Several demonstrators stumbled away from the rally with bloodied faces. People closest to the opposition leaders in the centre of Skanderbeg Square were the most roughly handled, as plainclothes officers swooped in to stop the speeches. The thousands of uniformed riot police who ringed the area were less brutal, partly because many have lost their savings too.
The pyramid schemes, which have thrived over the past four years in the absence of a conventional banking system, offer extraordinarily high rates of interest on hard-currency deposits - more than 10 per cent per month. But they rely on depositors coming forward to keep going. Hundreds of thousands of Albanians have entrusted their last assets to them in the hope of getting rich quick, but without asking themselves how the banks operated and how long they were likely to survive.
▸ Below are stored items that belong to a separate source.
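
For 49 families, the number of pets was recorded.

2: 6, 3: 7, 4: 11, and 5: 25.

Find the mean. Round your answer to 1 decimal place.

4.1

Values: 2, 3, 4, 5
Σfx = 6×2 + 7×3 + 11×4 + 25×5 = 202
n = Σf = 49
Mean = 202 / 49 = 4.1224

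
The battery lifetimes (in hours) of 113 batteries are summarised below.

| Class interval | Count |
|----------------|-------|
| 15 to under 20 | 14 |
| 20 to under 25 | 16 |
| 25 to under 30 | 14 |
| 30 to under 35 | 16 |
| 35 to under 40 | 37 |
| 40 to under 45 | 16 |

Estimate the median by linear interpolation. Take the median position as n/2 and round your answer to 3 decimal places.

33.906

Cumulative frequencies: 14, 30, 44, 60, 97, 113
n = 113; position = n/2 = 56.5.
This falls in the class 30 to under 35: L = 30, F = 44, f = 16, h = 5.
Median ≈ 30 + ((56.5 − 44) / 16) × 5 = 33.9062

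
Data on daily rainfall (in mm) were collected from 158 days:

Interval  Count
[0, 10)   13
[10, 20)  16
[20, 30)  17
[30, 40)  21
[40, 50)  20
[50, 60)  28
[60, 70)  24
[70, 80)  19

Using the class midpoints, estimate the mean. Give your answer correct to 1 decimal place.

Midpoints: 5, 15, 25, 35, 45, 55, 65, 75
Σfm = 13×5 + 16×15 + 17×25 + 21×35 + 20×45 + 28×55 + 24×65 + 19×75 = 6890
n = Σf = 158
Mean = 6890 / 158 = 43.6076

43.6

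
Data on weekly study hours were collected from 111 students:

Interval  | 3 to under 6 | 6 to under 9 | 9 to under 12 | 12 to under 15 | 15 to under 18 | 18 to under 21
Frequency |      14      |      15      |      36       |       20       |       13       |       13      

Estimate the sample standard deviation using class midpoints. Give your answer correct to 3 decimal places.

4.469

Midpoints: 4.5, 7.5, 10.5, 13.5, 16.5, 19.5
n = 111, Σfm = 1291.5, mean = 11.6351
Σfm² = 17223.75
Σf(m − x̄)² = Σfm² − (Σfm)²/n = 17223.75 − 1291.5²/111 = 2196.9730
Sample variance = 2196.9730 / 110 = 19.9725
Standard deviation = √19.9725 = 4.4691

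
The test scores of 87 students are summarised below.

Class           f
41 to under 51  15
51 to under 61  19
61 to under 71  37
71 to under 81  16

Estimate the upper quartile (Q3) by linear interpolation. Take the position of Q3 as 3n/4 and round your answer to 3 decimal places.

Cumulative frequencies: 15, 34, 71, 87
n = 87; position = 3n/4 = 65.25.
This falls in the class 61 to under 71: L = 61, F = 34, f = 37, h = 10.
Upper quartile ≈ 61 + ((65.25 − 34) / 37) × 10 = 69.4459

69.446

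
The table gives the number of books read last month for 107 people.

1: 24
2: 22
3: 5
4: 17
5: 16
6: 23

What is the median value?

Cumulative frequencies: 24, 46, 51, 68, 84, 107
n = 107, so the median is the value in position (n+1)/2 = 54.
Position 54 falls at value 4.

4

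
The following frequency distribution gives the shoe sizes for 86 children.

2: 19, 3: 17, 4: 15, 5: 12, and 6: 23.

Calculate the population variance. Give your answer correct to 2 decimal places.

Values: 2, 3, 4, 5, 6
n = 86, Σfx = 347, mean = 4.0349
Σfx² = 1597
Σf(x − x̄)² = Σfx² − (Σfx)²/n = 1597 − 347²/86 = 196.8953
Population variance = 196.8953 / 86 = 2.2895

2.29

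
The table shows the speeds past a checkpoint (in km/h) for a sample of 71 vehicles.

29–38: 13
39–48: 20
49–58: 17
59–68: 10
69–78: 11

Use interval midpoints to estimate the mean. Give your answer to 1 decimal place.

Midpoints: 33.5, 43.5, 53.5, 63.5, 73.5
Σfm = 13×33.5 + 20×43.5 + 17×53.5 + 10×63.5 + 11×73.5 = 3658.5
n = Σf = 71
Mean = 3658.5 / 71 = 51.5282

51.5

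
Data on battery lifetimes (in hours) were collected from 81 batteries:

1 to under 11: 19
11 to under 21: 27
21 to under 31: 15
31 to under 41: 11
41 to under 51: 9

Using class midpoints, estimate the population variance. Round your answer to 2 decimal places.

165.43

Midpoints: 6, 16, 26, 36, 46
n = 81, Σfm = 1746, mean = 21.5556
Σfm² = 51036
Σf(m − x̄)² = Σfm² − (Σfm)²/n = 51036 − 1746²/81 = 13400.0000
Population variance = 13400.0000 / 81 = 165.4321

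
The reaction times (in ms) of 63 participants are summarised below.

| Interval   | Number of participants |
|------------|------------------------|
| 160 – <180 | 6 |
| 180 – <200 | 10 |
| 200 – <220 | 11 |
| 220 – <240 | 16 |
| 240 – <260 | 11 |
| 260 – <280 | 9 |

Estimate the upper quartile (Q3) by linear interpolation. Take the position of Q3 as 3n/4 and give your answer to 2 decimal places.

Cumulative frequencies: 6, 16, 27, 43, 54, 63
n = 63; position = 3n/4 = 47.25.
This falls in the class 240 – <260: L = 240, F = 43, f = 11, h = 20.
Upper quartile ≈ 240 + ((47.25 − 43) / 11) × 20 = 247.7273

247.73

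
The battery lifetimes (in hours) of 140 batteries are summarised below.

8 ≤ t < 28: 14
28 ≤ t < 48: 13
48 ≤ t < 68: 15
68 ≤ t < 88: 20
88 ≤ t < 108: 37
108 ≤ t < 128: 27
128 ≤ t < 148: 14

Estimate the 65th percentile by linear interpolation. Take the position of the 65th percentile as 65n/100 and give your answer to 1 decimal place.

103.7

Cumulative frequencies: 14, 27, 42, 62, 99, 126, 140
n = 140; position = 65n/100 = 91.
This falls in the class 88 ≤ t < 108: L = 88, F = 62, f = 37, h = 20.
65th percentile ≈ 88 + ((91 − 62) / 37) × 20 = 103.6757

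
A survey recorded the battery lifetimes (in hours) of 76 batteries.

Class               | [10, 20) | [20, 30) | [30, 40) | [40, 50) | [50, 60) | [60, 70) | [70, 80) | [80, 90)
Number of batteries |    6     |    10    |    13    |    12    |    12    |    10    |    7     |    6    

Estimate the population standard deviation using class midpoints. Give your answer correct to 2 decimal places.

20.17

Midpoints: 15, 25, 35, 45, 55, 65, 75, 85
n = 76, Σfm = 3680, mean = 48.4211
Σfm² = 209100
Σf(m − x̄)² = Σfm² − (Σfm)²/n = 209100 − 3680²/76 = 30910.5263
Population variance = 30910.5263 / 76 = 406.7175
Standard deviation = √406.7175 = 20.1672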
President Sali Berisha has taken pains to dissociate himself from the schemes in the past few days, but it is inconceivable that they could have operated without the government's active approval.
In Serbia, where pyramid schemes thrived in 1992-93 before disappearing overnight, they were a perfect vehicle for money- laundering and illegal government manipulation of people's savings.
Like Slobodan Milosevic's Serbia, Albania has a heavily clientelistic economy that is strictly controlled by the country's political leadership.
With Serbia's street revolution very much in the news in Albania, many of yesterday's demonstrators used the occasion to vent their fury at the government. "Down with the dictatorship!" was a common cry. "First the government stole our votes, now it is stealing our money," was another.
Albania has in effect been a one-party state since last May's fraudulent elections and the opposition has refused to take up the few seats it was grudgingly offered. The European Union has been reluctant to call President Berisha to order as it feels it needs him to exert a stabilising influence on Albanians in Kosovo and Macedonia. It also fears a return of the Socialist Party, heirs to Enver Hoxha's Communists.